Technical Abstract: Arcobacter butzleri causes human enteritis and is frequently recovered from poultry carcasses, although the source of poultry contamination is unknown. The purpose of this study was to determine (i) the natural distribution of butzleri in birds and (ii) its relative pathogenicity in experimentally infected poultry. Overall, Arcobacter spp. were recovered from 15% of 400 birds sampled. A. butzleri was identified in 1% of these cloacal samples. Three experimental trials were conducted to determine the susceptibility of birds. In Trial I, three-day old chicks (n=62) were divided into three groups and infected per os with (i) A. butzleri ATCC 49616, (ii) a suspension of four field strains of A. butzleri isolated from retail purchased chicken, and (iii) C. jejuni (positive control). Arcobacter was not detected in cloacal swabs or in caecal samples of chicks through day five post infection. In Trial II, five-day old outbred turkey poults (n=88) were infected as described above with the addition of a group infected with a suspension of four field strains of A. butzleri from turkey meat.
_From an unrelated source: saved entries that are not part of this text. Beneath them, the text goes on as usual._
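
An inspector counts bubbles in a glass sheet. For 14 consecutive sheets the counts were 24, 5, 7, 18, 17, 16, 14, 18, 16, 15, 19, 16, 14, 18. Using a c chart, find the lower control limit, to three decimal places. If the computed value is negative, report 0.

3.689

c̄ = (24 + 5 + 7 + 18 + 17 + 16 + 14 + 18 + 16 + 15 + 19 + 16 + 14 + 18) / 14 = 217 / 14 = 15.5000
LCL = c̄ − 3√c̄ = 15.5000 − 3 × 3.9370 = 3.6890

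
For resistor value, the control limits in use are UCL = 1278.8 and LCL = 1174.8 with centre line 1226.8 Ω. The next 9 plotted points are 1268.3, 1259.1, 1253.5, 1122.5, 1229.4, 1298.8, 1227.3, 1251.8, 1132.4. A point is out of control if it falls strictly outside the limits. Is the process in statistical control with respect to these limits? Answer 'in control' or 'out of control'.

Compare each point to [1174.8, 1278.8]: sample 4 = 1122.5 < LCL; sample 6 = 1298.8 > UCL; sample 9 = 1132.4 < LCL.

out of control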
A. butzleri was recovered from either cloacal swabs or caecal contents of only 6.0% (four of 67) of turkeys. In contrast, in trials I and II C. jejuni was recovered from 100% of the positive control birds. In Trial III, three-day old turkey poults of the highly inbred Beltsville White strain (n=141) were experimentally inoculated. In contrast to earlier trials, A. butzleri was recovered overall from the cloacal swabs or tissues of 65% of the turkeys. In summary, (i) birds are naturally infected with Arcobacter and, to a lesser extent, with A. butzleri and (ii) the Beltsville White turkey is a suitable model for studying the pathogenicity of this newly described potential human foodborne pathogen.